# 24inch monitor - 16:10 ratio



## sinhead (May 14, 2016)

1. Budget? - *20K*

2. Display type and size? -* 24 inch*

3. Primary use of Tv/monitor? - *Work only - Using 3d modelling softwares - Maya, 3ds Max, Zbrush etc. Reading. No Gaming or movies
*
4. Ports Required? - *Mini Display port* (will be good to have, since my graphics card has these only, So I wont have to use an adapter)

5. Preferred choice of brand? - *Asus
*
7. Any other info that you want to share. - *Must have some anti-glare* coating and should cause the least eye-strain.
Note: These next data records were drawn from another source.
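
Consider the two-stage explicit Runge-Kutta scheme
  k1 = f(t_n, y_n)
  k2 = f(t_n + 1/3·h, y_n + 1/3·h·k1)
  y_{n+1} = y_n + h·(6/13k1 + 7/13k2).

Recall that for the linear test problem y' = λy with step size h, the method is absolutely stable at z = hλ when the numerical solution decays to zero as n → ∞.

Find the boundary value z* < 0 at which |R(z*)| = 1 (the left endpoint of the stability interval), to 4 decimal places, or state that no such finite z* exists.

left endpoint -5.5714.

With y'=λy (z=hλ):
  k1=λy_n ⇒ h·k1=z·y_n;  k2=λ(1+1/3z)y_n ⇒ h·k2=z(1+1/3z)y_n
  y_{n+1}/y_n = 1 + 6/13z + 7/13z(1+1/3z) = 1 + z + 7/39z²
  ⇒ R(z) = 1 + z + 7/39z².

Need |R(x)|<1, x<0.
x=-1.74: |R|=0.1966
R=1: x+7/39x²=0 ⇒ x=−39/7=-5.5714; min R=1−1/(4·7/39)=-0.3929>−1
Confirm numerically:
  x=-4.521: |R|=0.14762 <1
  x=-4.462: |R|=0.11149 <1
  x=-3.468: |R|=0.30930 <1
  x=-6.125: |R|=1.60857 >1
  x=-5.785: |R|=1.22176 >1
So |R|<1 on (-5.5714, 0).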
This is very important for me.  
*Aspect ratio - 16:10 .*


----------



## rakeshhkuma90 (May 24, 2016)

Dell U2412M
My primary usage is for software development, and these extra 120px vertical resolution is incredible, i can keep my developer tools in chrome/firefox open and can still check how the web page will look in full HD monitors.


----------



## sinhead (May 26, 2016)

Thanks Bro!!


----------



## sinhead (Sep 4, 2017)

Got a Dell U2415.


----------



## whitestar_999 (Sep 4, 2017)

I think the above post is over 1 year late.


----------